States distribute education funds to school districts through a funding formula set forth in state law. Formulas have two distinct parts — the "foundation" (or base) and "categorical" funding. In most states, the foundation amount is designed to cover the basic cost of education while categorical funding programs finance specific tasks such as special education, reduced class size, and summer-school programs.
The basic structure of foundation funding is simple: the state sets a base dollar amount that, in theory, would cover the minimum education needs of one student. Next, a local property tax effort is determined. The state makes up the difference between the amount of revenue generated by the property tax and the amount guaranteed as the foundation.
For example, if the foundation level is set at $1,000 per pupil and the property tax is 30 mills (one mill equals $1 of taxes for every $1,000 of property value) and the school district averages $20,000 of property wealth per pupil — then the district would raise $600 per pupil ($20,000 times .03). The state would then provide the remaining $400 in per pupil aid. If a second district averages $10,000 of property wealth per pupil and levied the 30-mill property tax, it would raise $300 per pupil ($10,000 times .03). The state would then provide the remaining $700 per pupil.
Very often states set the foundation level not by the level of resources necessary to provide a proper education to each student, but by the amount of funds that the state has available at the time. This trend is changing and more states (for example, Ohio, Maryland, and Wyoming) are beginning to use research-driven studies to determine the funding level needed to provide students with an adequate education.

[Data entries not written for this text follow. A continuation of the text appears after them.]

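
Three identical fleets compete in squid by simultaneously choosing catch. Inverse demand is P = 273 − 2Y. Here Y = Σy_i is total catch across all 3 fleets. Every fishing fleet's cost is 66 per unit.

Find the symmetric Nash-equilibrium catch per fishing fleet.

A representative fishing fleet's profit is π_i = y_i(273 − 2Y) − 66y_i, with Y = y_i + Σ_{j≠i} y_j.
First-order condition: 207 − 4y_i − 2Σ_{j≠i} y_j = 0.
In a symmetric equilibrium every fishing fleet chooses the same y, so Σ_{j≠i} y_j = 2y. The condition becomes 207 − 8y = 0, giving y = 207/8 = 25.875.

25.875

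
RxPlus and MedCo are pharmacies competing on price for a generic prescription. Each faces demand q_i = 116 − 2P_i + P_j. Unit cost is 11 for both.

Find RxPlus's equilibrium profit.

2450

RxPlus's profit: π = (P_{RxPlus} − 11)(116 − 2P_{RxPlus} + P_{MedCo}).
∂π/∂P_{RxPlus} = 138 − 4P_{RxPlus} + P_{MedCo} = 0 ⇒ P_{RxPlus} = 34.5 + 0.25P_{MedCo}.
The game is symmetric, so in equilibrium P_{MedCo} = P_{RxPlus}: the reaction function gives 0.75P_{RxPlus} = 34.5, hence P_{RxPlus} = 46.
q_{RxPlus} = 116 − 2·46 + 46 = 70.
Profit = (46 − 11)·70 = 2450.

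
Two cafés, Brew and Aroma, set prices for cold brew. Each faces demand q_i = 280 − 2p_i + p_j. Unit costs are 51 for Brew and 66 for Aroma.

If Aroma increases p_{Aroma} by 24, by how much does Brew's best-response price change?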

The use of categorical funding varies from state to state. While most states have fewer than a dozen categorical programs, some have over 30. A rise in the use of adequacy studies to drive the development of foundation formulas is causing a decreased reliance on the use of categorical funding. Maryland, for example, revised its funding formula in spring 2002 and eliminated 27 different categorical funds. While reducing categorical funding can provide flexibility to school districts, it also potentially jeopardizes the continued existence of some programs.